In nursing, the recognition, notification, and implementation of quality care for patients with sepsis is of utmost importance. Sepsis is a life-threatening condition that can occur in any area of nursing, and early intervention is crucial to prevent poor outcomes or death. Lack of communication is a common barrier to implementing timely interventions, as it can lead to confusion among nurses regarding the necessary steps in sepsis protocols.

To address this issue, a sepsis handoff tool was implemented as part of a project. This tool aims to keep nurses updated on vital signs, laboratory results, interventions, blood cultures, fluid resuscitation, vasopressor support, antibiotic administration, and the three- and six-hour bundles. By providing a standardized tool for handoff communication, the risk of incomplete or undisclosed interventions can be minimized.

One potential conference where this project could be presented is the Sepsis Alliance Clinical Community (SACC) annual sepsis conference. SACC hosts an annual conference that brings together national and international speakers to share experiences and evidence on various sepsis-related issues. The primary objective of this conference is to improve awareness, diagnosis, and management of sepsis. Presenting the sepsis handoff tool at this conference would allow for dissemination of the project’s findings and potentially lead to its adoption in other healthcare settings.

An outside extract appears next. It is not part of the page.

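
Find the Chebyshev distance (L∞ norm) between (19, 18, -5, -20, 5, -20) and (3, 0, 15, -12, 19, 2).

max(|x_i - y_i|) = max(|19 - 3|, |18 - 0|, |-5 - 15|, |-20 - (-12)|, |5 - 19|, |-20 - 2|) = max(16, 18, 20, 8, 14, 22) = 22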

Another suitable platform to present this project is the “Journal on Quality and Patient Safety” by the Joint Commission. This professional journal focuses on patient safety and the implementation of quality improvement strategies. Communication-related topics, such as the use of the SBAR technique or handoff tools, are frequently covered in this journal. Presenting the sepsis handoff tool in this journal would allow for a broader audience of healthcare professionals to learn about the project and potentially adopt it in their practice.

In conclusion, sepsis is a condition that can occur in any area of nursing, and early recognition and intervention are critical for positive patient outcomes. Lack of communication is a barrier to implementing timely interventions for septic patients. The implementation of a sepsis handoff tool can help address this issue by providing a standardized method of communication during handoff between nurses. Presenting this project at the SACC annual sepsis conference and in the “Journal on Quality and Patient Safety” would allow for the dissemination of findings and potentially lead to widespread adoption of the sepsis handoff tool in healthcare settings.